Makgadikgadi Pans: In the rainy season, water from the Okavango Delta overflows into the Boteti River which then discharges into the Makgadikgadi Pans. Eventually covering an area of over 16,000sq km the Makgadikgadi Pans, one of the largest salt pans in the world, transforms an extensive area into rainy season wetlands. The pans are all that remain today of the once enormous Lake Makgadikgadi that covered an area of approximately 275,000sq km, and which dried up several thousand years ago.

Today, seasonal rains turn the dry, salty blue-green algae covered clay crust of the Pan, into salty marshes fringed by wet grassy land that become a haven for thousands of birds and animals. Some of the wide variety of migratory animals and birds that make the Makgadikgadi Pans their temporary home include the wildebeest and Africa’s biggest Zebra population, as well as ostriches, ducks, geese and the Great White Pelicans. The pan is also habitat to the only breeding population of Greater Flamingos in southern Africa. The colony of flamingos, which at times can grow to over tens of thousands, is just another of the amazing sights one can witness in Botswana. Another characteristic sight on the Kalahari plains are the majestic baobab trees which form iconic landmarks in this desolate landscape.

Moremi Game Reserve: Voted ‘Best Game Reserve in Africa’ this wildlife reservation is unique in that it was the first one to be established through an initiative by local residents. Fifty years ago, in 1963, the local Batawana people, worried about the rapid depletion of wildlife in their ancestral land, decided to proclaim the nearly 4000sq km area as a separate game reserve. Today, it is the only officially protected area in the vast Okavango Delta and has become one of the richest and most diverse ecosystems on the African continent.

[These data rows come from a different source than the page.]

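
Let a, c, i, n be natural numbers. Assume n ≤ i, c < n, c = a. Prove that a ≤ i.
c = a and c < n, so a < n. Since n ≤ i, a < i. Then a ≤ i.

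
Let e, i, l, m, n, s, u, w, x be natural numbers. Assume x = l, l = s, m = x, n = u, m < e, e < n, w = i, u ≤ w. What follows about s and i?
s < i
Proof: x = l and l = s, therefore x = s. Since m < e and e < n, m < n. n = u, so m < u. From m = x, x < u. Since x = s, s < u. Because w = i and u ≤ w, u ≤ i. Since s < u, s < i.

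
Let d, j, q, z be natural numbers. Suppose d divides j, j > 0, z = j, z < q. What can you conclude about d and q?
d < q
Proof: d divides j and j > 0, therefore d ≤ j. z = j and z < q, hence j < q. Since d ≤ j, d < q.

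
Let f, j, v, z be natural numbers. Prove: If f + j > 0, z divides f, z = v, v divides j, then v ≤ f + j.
z = v and z divides f, so v divides f. v divides j, so v divides f + j. Since f + j > 0, v ≤ f + j.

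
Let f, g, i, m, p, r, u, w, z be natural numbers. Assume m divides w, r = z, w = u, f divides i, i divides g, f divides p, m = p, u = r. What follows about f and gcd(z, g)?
f divides gcd(z, g)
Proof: Since u = r and r = z, u = z. Because w = u and m divides w, m divides u. Since u = z, m divides z. Since m = p, p divides z. f divides p, so f divides z. Because f divides i and i divides g, f divides g. Because f divides z, f divides gcd(z, g).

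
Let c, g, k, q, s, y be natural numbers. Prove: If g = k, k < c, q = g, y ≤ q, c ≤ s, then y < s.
q = g and g = k, hence q = k. Since y ≤ q, y ≤ k. k < c and c ≤ s, thus k < s. Since y ≤ k, y < s.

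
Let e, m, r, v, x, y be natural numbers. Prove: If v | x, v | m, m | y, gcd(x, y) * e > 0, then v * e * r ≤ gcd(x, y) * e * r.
v | m and m | y, so v | y. Since v | x, v | gcd(x, y). Then v * e | gcd(x, y) * e. Since gcd(x, y) * e > 0, v * e ≤ gcd(x, y) * e. Then v * e * r ≤ gcd(x, y) * e * r.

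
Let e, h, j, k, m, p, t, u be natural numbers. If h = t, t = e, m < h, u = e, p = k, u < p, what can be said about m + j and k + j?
m + j < k + j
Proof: h = t and t = e, therefore h = e. m < h, so m < e. p = k and u < p, thus u < k. u = e, so e < k. Since m < e, m < k. Then m + j < k + j.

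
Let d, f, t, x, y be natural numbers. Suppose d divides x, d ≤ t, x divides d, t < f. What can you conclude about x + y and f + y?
x + y < f + y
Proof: d divides x and x divides d, thus d = x. From d ≤ t and t < f, d < f. d = x, so x < f. Then x + y < f + y.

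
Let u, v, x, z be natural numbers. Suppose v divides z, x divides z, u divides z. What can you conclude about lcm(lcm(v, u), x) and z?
lcm(lcm(v, u), x) divides z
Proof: Since v divides z and u divides z, lcm(v, u) divides z. Since x divides z, lcm(lcm(v, u), x) divides z.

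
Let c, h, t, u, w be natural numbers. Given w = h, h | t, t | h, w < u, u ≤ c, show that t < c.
From h | t and t | h, h = t. Because w = h, w = t. Because w < u and u ≤ c, w < c. Because w = t, t < c.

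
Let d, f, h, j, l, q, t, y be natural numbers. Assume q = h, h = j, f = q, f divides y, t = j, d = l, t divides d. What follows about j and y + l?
j divides y + l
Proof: q = h and h = j, so q = j. f = q and f divides y, therefore q divides y. Since q = j, j divides y. d = l and t divides d, therefore t divides l. From t = j, j divides l. Since j divides y, j divides y + l.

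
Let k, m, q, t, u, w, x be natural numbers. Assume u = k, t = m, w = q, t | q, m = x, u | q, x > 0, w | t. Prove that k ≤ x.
From w = q and w | t, q | t. Since t | q, q = t. Because t = m and m = x, t = x. Since q = t, q = x. u | q, so u | x. Since x > 0, u ≤ x. u = k, so k ≤ x.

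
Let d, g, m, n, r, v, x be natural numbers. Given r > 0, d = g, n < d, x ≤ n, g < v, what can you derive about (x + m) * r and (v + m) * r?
(x + m) * r < (v + m) * r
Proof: Since d = g and n < d, n < g. From g < v, n < v. From x ≤ n, x < v. Then x + m < v + m. r > 0, so (x + m) * r < (v + m) * r.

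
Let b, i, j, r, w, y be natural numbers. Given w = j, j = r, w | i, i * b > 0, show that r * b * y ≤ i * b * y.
Because w = j and j = r, w = r. w | i, so r | i. Then r * b | i * b. i * b > 0, so r * b ≤ i * b. Then r * b * y ≤ i * b * y.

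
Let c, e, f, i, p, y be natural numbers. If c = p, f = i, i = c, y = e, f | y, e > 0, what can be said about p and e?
p ≤ e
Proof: f = i and i = c, so f = c. y = e and f | y, thus f | e. Since f = c, c | e. Since e > 0, c ≤ e. Since c = p, p ≤ e.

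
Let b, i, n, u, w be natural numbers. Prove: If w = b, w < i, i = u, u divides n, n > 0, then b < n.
From w = b and w < i, b < i. i = u, so b < u. u divides n and n > 0, so u ≤ n. Since b < u, b < n.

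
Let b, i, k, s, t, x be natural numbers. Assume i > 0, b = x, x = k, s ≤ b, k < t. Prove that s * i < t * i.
b = x and s ≤ b, thus s ≤ x. x = k, so s ≤ k. k < t, so s < t. i > 0, so s * i < t * i.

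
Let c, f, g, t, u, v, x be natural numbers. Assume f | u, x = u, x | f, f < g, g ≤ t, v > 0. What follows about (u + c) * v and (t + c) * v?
(u + c) * v < (t + c) * v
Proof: Since x = u and x | f, u | f. f | u, so f = u. f < g and g ≤ t, so f < t. f = u, so u < t. Then u + c < t + c. From v > 0, (u + c) * v < (t + c) * v.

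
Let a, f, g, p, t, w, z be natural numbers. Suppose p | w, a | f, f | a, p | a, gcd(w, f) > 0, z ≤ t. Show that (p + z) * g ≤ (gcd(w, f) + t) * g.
Because a | f and f | a, a = f. Since p | a, p | f. Since p | w, p | gcd(w, f). gcd(w, f) > 0, so p ≤ gcd(w, f). Since z ≤ t, p + z ≤ gcd(w, f) + t. Then (p + z) * g ≤ (gcd(w, f) + t) * g.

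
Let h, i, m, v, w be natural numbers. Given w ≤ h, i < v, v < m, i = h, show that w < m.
i < v and v < m, therefore i < m. Since i = h, h < m. Since w ≤ h, w < m.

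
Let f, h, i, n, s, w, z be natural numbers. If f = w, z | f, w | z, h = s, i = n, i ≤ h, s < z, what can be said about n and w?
n < w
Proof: f = w and z | f, hence z | w. w | z, so z = w. i = n and i ≤ h, thus n ≤ h. h = s, so n ≤ s. s < z, so n < z. z = w, so n < w.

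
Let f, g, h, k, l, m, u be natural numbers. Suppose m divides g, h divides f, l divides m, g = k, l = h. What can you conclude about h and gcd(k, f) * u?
h divides gcd(k, f) * u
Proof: l divides m and m divides g, therefore l divides g. l = h, so h divides g. g = k, so h divides k. Since h divides f, h divides gcd(k, f). Then h divides gcd(k, f) * u.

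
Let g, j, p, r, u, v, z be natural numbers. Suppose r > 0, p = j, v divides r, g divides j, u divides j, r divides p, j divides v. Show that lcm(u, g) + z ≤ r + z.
j divides v and v divides r, so j divides r. Since p = j and r divides p, r divides j. Since j divides r, j = r. Because u divides j and g divides j, lcm(u, g) divides j. Since j = r, lcm(u, g) divides r. Since r > 0, lcm(u, g) ≤ r. Then lcm(u, g) + z ≤ r + z.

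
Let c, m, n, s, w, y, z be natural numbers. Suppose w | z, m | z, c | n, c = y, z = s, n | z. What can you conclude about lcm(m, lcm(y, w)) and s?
lcm(m, lcm(y, w)) | s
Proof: From c | n and n | z, c | z. c = y, so y | z. Since w | z, lcm(y, w) | z. m | z, so lcm(m, lcm(y, w)) | z. z = s, so lcm(m, lcm(y, w)) | s.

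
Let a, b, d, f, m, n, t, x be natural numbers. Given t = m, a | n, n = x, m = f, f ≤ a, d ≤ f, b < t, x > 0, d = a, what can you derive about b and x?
b < x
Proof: From t = m and m = f, t = f. b < t, so b < f. From d = a and d ≤ f, a ≤ f. f ≤ a, so a = f. n = x and a | n, thus a | x. Since a = f, f | x. Since x > 0, f ≤ x. Since b < f, b < x.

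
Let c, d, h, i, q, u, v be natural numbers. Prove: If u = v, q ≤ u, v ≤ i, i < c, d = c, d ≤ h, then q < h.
u = v and q ≤ u, hence q ≤ v. v ≤ i and i < c, so v < c. q ≤ v, so q < c. d = c and d ≤ h, hence c ≤ h. Since q < c, q < h.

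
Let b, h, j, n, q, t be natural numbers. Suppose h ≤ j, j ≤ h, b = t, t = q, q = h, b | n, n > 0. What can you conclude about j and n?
j ≤ n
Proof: h ≤ j and j ≤ h, therefore h = j. b = t and t = q, hence b = q. From q = h, b = h. b | n and n > 0, thus b ≤ n. b = h, so h ≤ n. Since h = j, j ≤ n.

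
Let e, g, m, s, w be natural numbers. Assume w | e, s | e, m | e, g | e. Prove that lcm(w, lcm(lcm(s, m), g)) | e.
s | e and m | e, so lcm(s, m) | e. From g | e, lcm(lcm(s, m), g) | e. Because w | e, lcm(w, lcm(lcm(s, m), g)) | e.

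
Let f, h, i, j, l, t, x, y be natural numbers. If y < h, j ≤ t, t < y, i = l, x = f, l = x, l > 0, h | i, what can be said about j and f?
j < f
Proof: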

Chobe National Park: Established in 1968, the 11,700 sq km Chobe National Park that lies adjacent to the town of Kasane, is demarcated in the north by blue waters of the winding Chobe River. The most accessible big-game territory in Botswana, the Chobe Waterfront is where the largest herds of African elephant and Cape buffalo can be seen as they converge to drink and bathe in the river. A boat trip on the river will introduce visitors up close with other river denizens, including hippopotamuses, crocodiles and a wide array of beautiful water birds.

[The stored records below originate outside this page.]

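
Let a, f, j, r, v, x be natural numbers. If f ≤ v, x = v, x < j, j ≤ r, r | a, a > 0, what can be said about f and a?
f < a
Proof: x = v and x < j, hence v < j. Since f ≤ v, f < j. From j ≤ r, f < r. r | a and a > 0, therefore r ≤ a. Since f < r, f < a.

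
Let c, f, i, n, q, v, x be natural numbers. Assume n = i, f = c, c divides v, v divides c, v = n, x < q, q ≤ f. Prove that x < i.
Because c divides v and v divides c, c = v. Since f = c, f = v. v = n, so f = n. Since x < q and q ≤ f, x < f. Since f = n, x < n. Since n = i, x < i.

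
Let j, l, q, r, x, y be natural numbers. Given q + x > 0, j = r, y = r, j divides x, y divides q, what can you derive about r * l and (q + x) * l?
r * l ≤ (q + x) * l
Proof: y = r and y divides q, therefore r divides q. j = r and j divides x, hence r divides x. Because r divides q, r divides q + x. Since q + x > 0, r ≤ q + x. By multiplying by a non-negative, r * l ≤ (q + x) * l.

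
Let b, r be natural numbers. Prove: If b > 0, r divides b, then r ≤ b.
r divides b and b > 0. By divisors are at most what they divide, r ≤ b.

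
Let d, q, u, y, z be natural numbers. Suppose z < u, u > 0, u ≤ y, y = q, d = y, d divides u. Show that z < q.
From d = y and d divides u, y divides u. u > 0, so y ≤ u. u ≤ y, so u = y. Since y = q, u = q. z < u, so z < q.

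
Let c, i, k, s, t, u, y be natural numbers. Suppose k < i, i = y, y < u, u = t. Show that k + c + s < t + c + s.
i = y and k < i, hence k < y. u = t and y < u, thus y < t. k < y, so k < t. Then k + c < t + c. Then k + c + s < t + c + s.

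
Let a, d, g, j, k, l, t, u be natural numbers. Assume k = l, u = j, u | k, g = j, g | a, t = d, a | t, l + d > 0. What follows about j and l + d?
j ≤ l + d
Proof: From u = j and u | k, j | k. Since k = l, j | l. g = j and g | a, thus j | a. Because t = d and a | t, a | d. j | a, so j | d. Because j | l, j | l + d. l + d > 0, so j ≤ l + d.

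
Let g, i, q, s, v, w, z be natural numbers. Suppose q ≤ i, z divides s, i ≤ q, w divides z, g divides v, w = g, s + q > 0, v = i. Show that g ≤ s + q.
w divides z and z divides s, therefore w divides s. From w = g, g divides s. i ≤ q and q ≤ i, so i = q. v = i and g divides v, so g divides i. i = q, so g divides q. Since g divides s, g divides s + q. s + q > 0, so g ≤ s + q.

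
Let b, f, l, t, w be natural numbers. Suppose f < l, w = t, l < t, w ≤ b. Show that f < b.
f < l and l < t, therefore f < t. w = t and w ≤ b, hence t ≤ b. f < t, so f < b.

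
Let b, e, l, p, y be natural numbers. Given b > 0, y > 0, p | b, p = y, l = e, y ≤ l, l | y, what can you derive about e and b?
e ≤ b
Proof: From l | y and y > 0, l ≤ y. y ≤ l, so y = l. p = y, so p = l. l = e, so p = e. From p | b and b > 0, p ≤ b. Since p = e, e ≤ b.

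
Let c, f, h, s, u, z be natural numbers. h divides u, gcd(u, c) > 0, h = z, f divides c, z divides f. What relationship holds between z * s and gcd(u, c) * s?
z * s ≤ gcd(u, c) * s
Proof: Because h = z and h divides u, z divides u. z divides f and f divides c, hence z divides c. z divides u, so z divides gcd(u, c). Since gcd(u, c) > 0, z ≤ gcd(u, c). By multiplying by a non-negative, z * s ≤ gcd(u, c) * s.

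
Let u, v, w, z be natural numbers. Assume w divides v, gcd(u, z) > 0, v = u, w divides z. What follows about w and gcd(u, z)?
w ≤ gcd(u, z)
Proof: Since v = u and w divides v, w divides u. Since w divides z, w divides gcd(u, z). Since gcd(u, z) > 0, w ≤ gcd(u, z).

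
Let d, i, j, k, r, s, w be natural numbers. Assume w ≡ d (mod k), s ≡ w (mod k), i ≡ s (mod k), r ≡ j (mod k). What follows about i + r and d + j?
i + r ≡ d + j (mod k)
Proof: Because i ≡ s (mod k) and s ≡ w (mod k), i ≡ w (mod k). w ≡ d (mod k), so i ≡ d (mod k). r ≡ j (mod k), so i + r ≡ d + j (mod k).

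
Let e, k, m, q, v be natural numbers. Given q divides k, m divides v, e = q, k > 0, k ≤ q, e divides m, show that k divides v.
From q divides k and k > 0, q ≤ k. k ≤ q, so q = k. e = q, so e = k. Because e divides m and m divides v, e divides v. Since e = k, k divides v.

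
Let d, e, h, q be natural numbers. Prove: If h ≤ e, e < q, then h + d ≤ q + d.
h ≤ e and e < q, so h < q. Then h + d < q + d. Then h + d ≤ q + d.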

Gcwihaba Caves: A fascinating subterranean labyrinth of caves and pits, the Gcwihaba caves in Northern Botswana offer awe-inspiring views of stalagmites, stalactites and flowstones that appear as a waterfall of rocks. Situated on a sand ridge amongst the undulating dunes of the Kalahari Desert, the caves have been part of the desert ecosystem for over three million years. Stone-Age artifacts and other archeological evidence found in and around the caves point to prehistoric people related to their environment. Central Kalahari

Game Reserve: Prepare to be awed by the immensity of this vast game reserve that stretches across nearly 53,000 sq km of flat Kalahari grasslands dotted with dwarfed trees and scrubs. The largest and most remotely set wildlife reservation in southern Africa, and the second largest game reserve in the world, the Central Kalahari Game Reserve (CKGR) teems with wildlife, both big and small. Established in 1961, the CKGR originally served as a sanctuary for the San, the native tribe of the Kalahari, where that they could continue their ancestral huntinggathering lifestyle unhindered by intrusion or influence from the modern world. It was eventually transformed into a wildlife reservation when the Botswana government decided to promote and develop tourism in the country.